Try these Seven Strategies
by Rochelle Melander
At a recent networking event, a colleague exclaimed, “I hate Twitter.” Others quickly agreed, stating that it’s noisy and big and hard to find the good stuff.
Twitter can feel like being at a contentious public meeting with everyone shouting loudly, trying to get heard. But Twitter also offers many gems, mostly to those who are willing to listen to others. If you’re struggling to figure out what to say and do on Twitter, take a deep breath and read on. Here are seven meaningful ways you can connect on Twitter:
Use Twitter to discover the latest trends, listen into conversations about hot topics, and deepen your understanding of issues that interest you as a writer. Search for conversation threads using #hashtags and listen to what other people have to say. Follow one of the focused lists curated by Twitter users or create one of your own. (Check out The Write Life’s post on best Twitter lists for authors to follow.)
Need help with an article you’re writing? Curious to know what the teens of the 80s think about the boat shoe fashion trend? Looking for a good lead for your latest blog post? Ask the Twitter crowd.
Just like the real world, it’s important to practice give and take on Twitter. Offer resources for your followers. Publish quotes, questions, or inspiring ideas. Link to helpful articles, blog posts, and resources you have discovered.
Retweet the posts you find helpful. Twitter provides an automated tool for doing this with a simple click—and now you can add your own comments to every retweet.
Twitter chats offer a great opportunity to talk about books, ideas, and current issues, often in real time. Twitter chats use special hashtags with the title to help users follow them–#pubchat, LitChat, etc. Search for twitter chats on topics you are interested in using your favorite search engine. Once you find a twitter chat you like, listen in for about ten minutes until you see how they work and then jump in! (Check out this list to find Twitter chats for writers and this one for entrepreneurs.)

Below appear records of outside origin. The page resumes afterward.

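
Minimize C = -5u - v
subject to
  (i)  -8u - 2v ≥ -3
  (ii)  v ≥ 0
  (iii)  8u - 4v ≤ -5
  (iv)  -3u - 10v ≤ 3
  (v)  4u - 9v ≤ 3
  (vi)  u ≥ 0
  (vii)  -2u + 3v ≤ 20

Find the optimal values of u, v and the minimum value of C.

u = 1/24, v = 4/3, minimum C = -37/24

The binding constraints are -8u - 2v = -3 and 8u - 4v = -5.
Solving simultaneously gives u = 1/24, v = 4/3.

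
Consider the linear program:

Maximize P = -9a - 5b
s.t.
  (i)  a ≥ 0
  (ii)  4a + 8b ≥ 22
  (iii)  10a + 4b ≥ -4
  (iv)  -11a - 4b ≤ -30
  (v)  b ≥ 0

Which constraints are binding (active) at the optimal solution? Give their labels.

Extreme points and P = -9a - 5b:
  (0, 15/2) → P = -75/2
  (19/9, 61/36) → P = -989/36
  (11/2, 0) → P = -99/2
The feasible region is unbounded (it extends along (0, 1), (1, 0)), but P strictly decreases along every unbounded feasible direction, so there is no improving ray and the maximum is attained at a vertex.

The maximum is at (19/9, 61/36). Substituting into each constraint, equality holds for (ii) and (iv); the remaining constraints have slack.

(ii) and (iv)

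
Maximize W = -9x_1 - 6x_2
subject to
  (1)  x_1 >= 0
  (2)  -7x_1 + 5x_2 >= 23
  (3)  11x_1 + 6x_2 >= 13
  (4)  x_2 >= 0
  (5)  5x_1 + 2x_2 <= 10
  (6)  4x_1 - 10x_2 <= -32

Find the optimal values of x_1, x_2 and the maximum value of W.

x_1 = 0, x_2 = 23/5, maximum W = -138/5

Feasible corners and W = -9x_1 - 6x_2:
  (0, 23/5) → W = -138/5
  (0, 5) → W = -30
  (4/39, 185/39) → W = -382/13

At the optimal vertex, x_1 = 0 and -7x_1 + 5x_2 = 23.
Solving simultaneously gives x_1 = 0, x_2 = 23/5.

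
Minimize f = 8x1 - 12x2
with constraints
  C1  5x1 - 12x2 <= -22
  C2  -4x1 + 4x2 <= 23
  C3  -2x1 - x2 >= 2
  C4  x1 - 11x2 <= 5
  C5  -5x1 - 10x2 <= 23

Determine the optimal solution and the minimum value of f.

Vertices and f = 8x1 - 12x2:
  (-46/29, 34/29) → f = -776/29
  (-248/55, -1/22) → f = -1954/55
  (-31/12, 19/6) → f = -176/3
  (-161/30, 23/60) → f = -713/15

The optimum lies where -4x1 + 4x2 = 23 and -2x1 - x2 = 2.
Solving simultaneously gives x1 = -31/12, x2 = 19/6.

x1 = -31/12, x2 = 19/6, minimum f = -176/3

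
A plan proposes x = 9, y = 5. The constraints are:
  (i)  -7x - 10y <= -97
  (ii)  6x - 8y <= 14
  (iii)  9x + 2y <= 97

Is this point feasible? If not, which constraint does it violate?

(i): -113 ≤ -97 ✓
(ii): 14 ≤ 14 ✓
(iii): 91 ≤ 97 ✓

feasible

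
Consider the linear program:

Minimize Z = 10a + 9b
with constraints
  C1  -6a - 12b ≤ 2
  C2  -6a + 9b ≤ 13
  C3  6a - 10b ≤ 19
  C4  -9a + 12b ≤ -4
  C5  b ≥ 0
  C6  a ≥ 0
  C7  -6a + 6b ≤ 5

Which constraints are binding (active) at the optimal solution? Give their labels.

C4 and C5

Extreme points and Z = 10a + 9b:
  (64/3, 47/3) → Z = 1063/3
  (19/6, 0) → Z = 95/3
  (4/9, 0) → Z = 40/9
The feasible region is unbounded (it extends along (3, 2), (5, 3)), but Z strictly increases along every unbounded feasible direction, so there is no improving ray and the minimum is attained at a vertex.

The minimum is at (4/9, 0). Substituting into each constraint, equality holds for C4 and C5; the remaining constraints have slack.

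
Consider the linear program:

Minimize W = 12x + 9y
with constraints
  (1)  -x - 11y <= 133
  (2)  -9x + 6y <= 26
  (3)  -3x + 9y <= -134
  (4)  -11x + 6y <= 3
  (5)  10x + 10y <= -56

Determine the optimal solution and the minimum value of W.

Vertices and W = 12x + 9y:
  (277/42, -533/42) → W = -491/14
  (357/50, -637/50) → W = -1449/50
  (209/30, -377/30) → W = -59/2

x = 277/42, y = -533/42, minimum W = -491/14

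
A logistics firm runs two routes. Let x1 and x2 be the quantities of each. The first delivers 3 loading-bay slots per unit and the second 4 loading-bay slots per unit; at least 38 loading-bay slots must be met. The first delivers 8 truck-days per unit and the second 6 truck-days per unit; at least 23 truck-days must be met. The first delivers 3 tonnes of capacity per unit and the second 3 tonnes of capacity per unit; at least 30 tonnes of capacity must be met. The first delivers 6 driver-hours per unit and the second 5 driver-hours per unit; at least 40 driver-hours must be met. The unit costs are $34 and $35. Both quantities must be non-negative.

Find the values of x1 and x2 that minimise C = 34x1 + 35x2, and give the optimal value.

x1 = 2, x2 = 8, minimum C = 348

The feasible region is unbounded (it extends along (0, 1), (1, 0)), but C strictly increases along every unbounded feasible direction, so there is no improving ray and the minimum is attained at a vertex.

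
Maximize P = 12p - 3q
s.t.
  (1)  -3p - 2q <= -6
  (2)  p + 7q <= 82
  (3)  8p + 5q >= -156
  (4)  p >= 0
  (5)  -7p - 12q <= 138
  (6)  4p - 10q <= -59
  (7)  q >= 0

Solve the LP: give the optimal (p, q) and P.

p = 407/38, q = 387/38, maximum P = 3723/38

Vertices and P = 12p - 3q:
  (0, 82/7) → P = -246/7
  (407/38, 387/38) → P = 3723/38
  (0, 59/10) → P = -177/10

At the optimal vertex, p + 7q = 82 and 4p - 10q = -59.
Solving simultaneously gives p = 407/38, q = 387/38.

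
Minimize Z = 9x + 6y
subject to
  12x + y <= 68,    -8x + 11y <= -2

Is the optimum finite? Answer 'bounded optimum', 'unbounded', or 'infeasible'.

From the feasible point (75/14, 26/7), moving in the direction (-11, -8) keeps every constraint satisfied while Z decreases without bound.

unbounded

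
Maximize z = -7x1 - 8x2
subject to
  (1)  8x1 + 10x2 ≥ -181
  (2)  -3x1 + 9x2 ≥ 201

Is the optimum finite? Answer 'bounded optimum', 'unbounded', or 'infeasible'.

unbounded

From the feasible point (-1213/34, 355/34), moving in the direction (-10, 8) keeps every constraint satisfied while z increases without bound.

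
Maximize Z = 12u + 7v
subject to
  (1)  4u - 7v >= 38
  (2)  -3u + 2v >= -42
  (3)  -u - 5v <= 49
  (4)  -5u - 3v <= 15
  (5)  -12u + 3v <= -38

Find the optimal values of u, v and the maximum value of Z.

Extreme points and Z = 12u + 7v:
  (218/13, 54/13) → Z = 2994/13
  (19/9, -38/9) → Z = -38/9
  (112/17, -189/17) → Z = 21/17
  (36/11, -115/11) → Z = -373/11
  (23/17, -370/51) → Z = -1762/51

At the optimal vertex, 4u - 7v = 38 and -3u + 2v = -42.
Solving simultaneously gives u = 218/13, v = 54/13.

u = 218/13, v = 54/13, maximum Z = 2994/13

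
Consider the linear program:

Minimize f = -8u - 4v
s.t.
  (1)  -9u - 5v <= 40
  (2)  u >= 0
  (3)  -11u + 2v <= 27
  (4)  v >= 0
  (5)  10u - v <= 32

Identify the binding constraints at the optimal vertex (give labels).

(3) and (5)

Vertices and f = -8u - 4v:
  (0, 27/2) → f = -54
  (0, 0) → f = 0
  (91/9, 622/9) → f = -1072/3
  (16/5, 0) → f = -128/5

The minimum is at (91/9, 622/9). Substituting into each constraint, equality holds for (3) and (5); the remaining constraints have slack.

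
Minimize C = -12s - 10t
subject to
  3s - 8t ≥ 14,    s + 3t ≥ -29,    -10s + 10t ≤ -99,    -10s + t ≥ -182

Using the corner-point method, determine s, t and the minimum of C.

Extreme points and C = -12s - 10t:
  (326/25, 157/50) → C = -4697/25
  (206/11, 58/11) → C = -3052/11
  (7/40, -389/40) → C = 1903/20
  (517/31, -472/31) → C = -1484/31

s = 206/11, t = 58/11, minimum C = -3052/11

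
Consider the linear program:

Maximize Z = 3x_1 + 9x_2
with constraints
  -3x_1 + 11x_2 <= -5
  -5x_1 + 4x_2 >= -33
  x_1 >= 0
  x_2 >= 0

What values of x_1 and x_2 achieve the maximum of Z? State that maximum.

At the optimal vertex, -3x_1 + 11x_2 = -5 and -5x_1 + 4x_2 = -33.
Solving simultaneously gives x_1 = 343/43, x_2 = 74/43.

x_1 = 343/43, x_2 = 74/43, maximum Z = 1695/43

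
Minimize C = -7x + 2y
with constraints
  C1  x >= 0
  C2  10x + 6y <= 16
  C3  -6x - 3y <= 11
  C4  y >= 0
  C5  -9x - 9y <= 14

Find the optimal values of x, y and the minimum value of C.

Corner points and C = -7x + 2y:
  (0, 8/3) → C = 16/3
  (0, 0) → C = 0
  (8/5, 0) → C = -56/5

x = 8/5, y = 0, minimum C = -56/5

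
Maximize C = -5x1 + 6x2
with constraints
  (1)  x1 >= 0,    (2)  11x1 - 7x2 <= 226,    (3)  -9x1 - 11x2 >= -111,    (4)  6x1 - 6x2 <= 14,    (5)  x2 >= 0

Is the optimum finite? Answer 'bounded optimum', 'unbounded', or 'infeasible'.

bounded optimum

Vertices and C = -5x1 + 6x2:
  (0, 111/11) → C = 666/11
  (0, 0) → C = 0
  (41/6, 9/2) → C = -43/6
  (7/3, 0) → C = -35/3
The feasible region has finitely many vertices and no improving ray; the maximum is 666/11 at (0, 111/11).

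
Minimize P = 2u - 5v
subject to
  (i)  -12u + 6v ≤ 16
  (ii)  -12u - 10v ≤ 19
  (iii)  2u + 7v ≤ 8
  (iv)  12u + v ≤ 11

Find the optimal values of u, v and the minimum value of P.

u = -2/3, v = 4/3, minimum P = -8

Vertices and P = 2u - 5v:
  (-137/96, -3/16) → P = -23/12
  (-2/3, 4/3) → P = -8
  (43/36, -10/3) → P = 343/18
  (69/82, 37/41) → P = -116/41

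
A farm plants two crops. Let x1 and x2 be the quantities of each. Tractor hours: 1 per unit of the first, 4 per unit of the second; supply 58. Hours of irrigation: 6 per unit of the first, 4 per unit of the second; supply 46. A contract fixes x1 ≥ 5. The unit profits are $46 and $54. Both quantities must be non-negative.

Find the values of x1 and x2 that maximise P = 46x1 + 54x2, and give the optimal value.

x1 = 5, x2 = 4, maximum P = 446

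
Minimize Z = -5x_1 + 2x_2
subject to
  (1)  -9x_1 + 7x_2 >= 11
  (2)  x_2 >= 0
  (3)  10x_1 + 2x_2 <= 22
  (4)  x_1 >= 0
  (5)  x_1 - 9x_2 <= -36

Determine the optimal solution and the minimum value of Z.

x_1 = 63/46, x_2 = 191/46, minimum Z = 67/46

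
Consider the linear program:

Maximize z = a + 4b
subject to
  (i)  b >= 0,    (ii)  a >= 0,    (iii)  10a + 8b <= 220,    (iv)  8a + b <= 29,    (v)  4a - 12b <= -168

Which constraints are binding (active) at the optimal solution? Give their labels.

Extreme points and z = a + 4b:
  (0, 55/2) → z = 110
  (0, 14) → z = 56
  (2/9, 245/9) → z = 982/9
  (9/5, 73/5) → z = 301/5

The maximum is at (0, 55/2). Substituting into each constraint, equality holds for (ii) and (iii); the remaining constraints have slack.

(ii) and (iii)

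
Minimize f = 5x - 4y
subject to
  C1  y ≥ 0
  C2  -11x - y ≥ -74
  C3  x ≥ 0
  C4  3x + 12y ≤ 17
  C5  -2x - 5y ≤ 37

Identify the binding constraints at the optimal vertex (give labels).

Extreme points and f = 5x - 4y:
  (0, 0) → f = 0
  (17/3, 0) → f = 85/3
  (0, 17/12) → f = -17/3

The minimum is at (0, 17/12). Substituting into each constraint, equality holds for C3 and C4; the remaining constraints have slack.

C3 and C4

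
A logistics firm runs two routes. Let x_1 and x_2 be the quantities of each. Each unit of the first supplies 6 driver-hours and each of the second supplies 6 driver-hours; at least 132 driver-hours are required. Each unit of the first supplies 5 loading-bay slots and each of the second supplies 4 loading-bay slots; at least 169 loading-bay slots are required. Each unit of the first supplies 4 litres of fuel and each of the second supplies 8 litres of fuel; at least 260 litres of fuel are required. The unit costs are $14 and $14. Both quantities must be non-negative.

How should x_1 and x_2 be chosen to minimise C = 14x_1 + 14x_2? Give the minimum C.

The feasible region is unbounded (it extends along (0, 1), (1, 0)), but C strictly increases along every unbounded feasible direction, so there is no improving ray and the minimum is attained at a vertex.

At the optimal vertex, 5x_1 + 4x_2 = 169 and 4x_1 + 8x_2 = 260.
Solving simultaneously gives x_1 = 13, x_2 = 26.

x_1 = 13, x_2 = 26, minimum C = 546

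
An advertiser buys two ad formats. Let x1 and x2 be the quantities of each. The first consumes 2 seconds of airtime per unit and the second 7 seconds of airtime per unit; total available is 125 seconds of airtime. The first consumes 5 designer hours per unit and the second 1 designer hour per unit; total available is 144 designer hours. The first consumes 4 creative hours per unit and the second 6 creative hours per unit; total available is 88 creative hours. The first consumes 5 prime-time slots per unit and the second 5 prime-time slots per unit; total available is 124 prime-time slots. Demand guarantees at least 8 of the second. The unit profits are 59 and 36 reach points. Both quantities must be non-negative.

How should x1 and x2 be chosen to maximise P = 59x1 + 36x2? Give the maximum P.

Corner points and P = 59x1 + 36x2:
  (0, 44/3) → P = 528
  (0, 8) → P = 288
  (10, 8) → P = 878

The binding constraints are 4x1 + 6x2 = 88 and x2 = 8.
Solving simultaneously gives x1 = 10, x2 = 8.

x1 = 10, x2 = 8, maximum P = 878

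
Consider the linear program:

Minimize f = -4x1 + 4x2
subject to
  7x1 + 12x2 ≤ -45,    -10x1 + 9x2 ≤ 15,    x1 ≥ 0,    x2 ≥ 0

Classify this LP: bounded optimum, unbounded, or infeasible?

infeasible

The boundaries 7x1 + 12x2 = -45 and x1 = 0 meet at (0, -15/4), but that point violates x2 ≥ 0. Every candidate vertex is excluded by some other constraint, so the feasible region is empty.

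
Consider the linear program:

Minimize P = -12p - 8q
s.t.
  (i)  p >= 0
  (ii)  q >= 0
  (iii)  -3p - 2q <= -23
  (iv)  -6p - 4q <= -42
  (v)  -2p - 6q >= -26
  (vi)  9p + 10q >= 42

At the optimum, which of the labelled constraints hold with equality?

Vertices and P = -12p - 8q:
  (23/3, 0) → P = -92
  (13, 0) → P = -156
  (43/7, 16/7) → P = -92

The minimum is at (13, 0). Substituting into each constraint, equality holds for (ii) and (v); the remaining constraints have slack.

(ii) and (v)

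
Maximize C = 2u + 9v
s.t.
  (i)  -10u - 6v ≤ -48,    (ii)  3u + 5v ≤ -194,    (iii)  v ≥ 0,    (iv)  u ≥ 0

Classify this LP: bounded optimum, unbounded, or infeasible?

The boundaries -10u - 6v = -48 and 3u + 5v = -194 meet at (351/8, -521/8), but that point violates v ≥ 0. Every candidate vertex is excluded by some other constraint, so the feasible region is empty.

infeasible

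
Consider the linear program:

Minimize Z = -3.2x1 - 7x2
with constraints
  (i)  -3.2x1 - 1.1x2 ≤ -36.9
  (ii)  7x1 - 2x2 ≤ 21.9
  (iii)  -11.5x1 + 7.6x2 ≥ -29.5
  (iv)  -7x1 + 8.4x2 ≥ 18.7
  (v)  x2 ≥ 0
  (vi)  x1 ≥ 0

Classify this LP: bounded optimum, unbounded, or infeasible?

unbounded

From the feasible point (3263/470, 3137/235), moving in the direction (0, 1) keeps every constraint satisfied while Z decreases without bound.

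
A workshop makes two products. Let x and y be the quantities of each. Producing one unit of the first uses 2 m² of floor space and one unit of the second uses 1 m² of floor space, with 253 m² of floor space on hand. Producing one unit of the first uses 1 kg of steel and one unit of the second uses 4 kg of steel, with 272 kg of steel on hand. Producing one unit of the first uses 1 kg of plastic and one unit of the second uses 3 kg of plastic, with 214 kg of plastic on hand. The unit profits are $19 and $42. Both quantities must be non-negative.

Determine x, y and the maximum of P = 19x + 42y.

Extreme points and P = 19x + 42y:
  (0, 0) → P = 0
  (0, 68) → P = 2856
  (253/2, 0) → P = 4807/2
  (109, 35) → P = 3541
  (40, 58) → P = 3196

At the optimal vertex, 2x + y = 253 and x + 3y = 214.
Solving simultaneously gives x = 109, y = 35.

x = 109, y = 35, maximum P = 3541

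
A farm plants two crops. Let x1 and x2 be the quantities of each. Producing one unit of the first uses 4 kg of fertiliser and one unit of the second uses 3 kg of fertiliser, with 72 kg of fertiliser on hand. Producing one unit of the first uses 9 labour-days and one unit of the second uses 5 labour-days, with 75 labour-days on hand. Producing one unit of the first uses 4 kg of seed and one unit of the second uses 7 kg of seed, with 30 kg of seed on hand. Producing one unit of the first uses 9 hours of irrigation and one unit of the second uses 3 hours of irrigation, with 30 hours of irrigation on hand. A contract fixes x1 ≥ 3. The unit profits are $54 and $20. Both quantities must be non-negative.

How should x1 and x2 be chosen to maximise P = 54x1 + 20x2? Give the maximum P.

x1 = 3, x2 = 1, maximum P = 182

Corner points and P = 54x1 + 20x2:
  (10/3, 0) → P = 180
  (3, 0) → P = 162
  (3, 1) → P = 182

The optimum lies where 9x1 + 3x2 = 30 and x1 = 3.
Solving simultaneously gives x1 = 3, x2 = 1.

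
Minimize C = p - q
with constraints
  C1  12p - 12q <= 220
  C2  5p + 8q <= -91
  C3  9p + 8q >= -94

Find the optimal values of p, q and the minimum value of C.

Extreme points and C = p - q:
  (167/39, -548/39) → C = 55/3
  (158/51, -259/17) → C = 55/3
  (-3/4, -349/32) → C = 325/32

At the optimal vertex, 5p + 8q = -91 and 9p + 8q = -94.
Solving simultaneously gives p = -3/4, q = -349/32.

p = -3/4, q = -349/32, minimum C = 325/32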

Don’t forget the “social” in social media. Much of the dialogue on social media is no different from the kinds of conversations we have in person. If you want to talk to another person on Twitter, send tweets to @username. Start by complimenting them or asking a question—just like you were talking in real life.
You can also use Twitter to promote your own workshops, events, and blog postings. But be careful—if you self-promote too much, people will tune you out or simply unfollow you. I don’t remember where I read it, but the rule I’ve heard is this: promote other people 80 percent of the time, and yourself 20 percent of the time.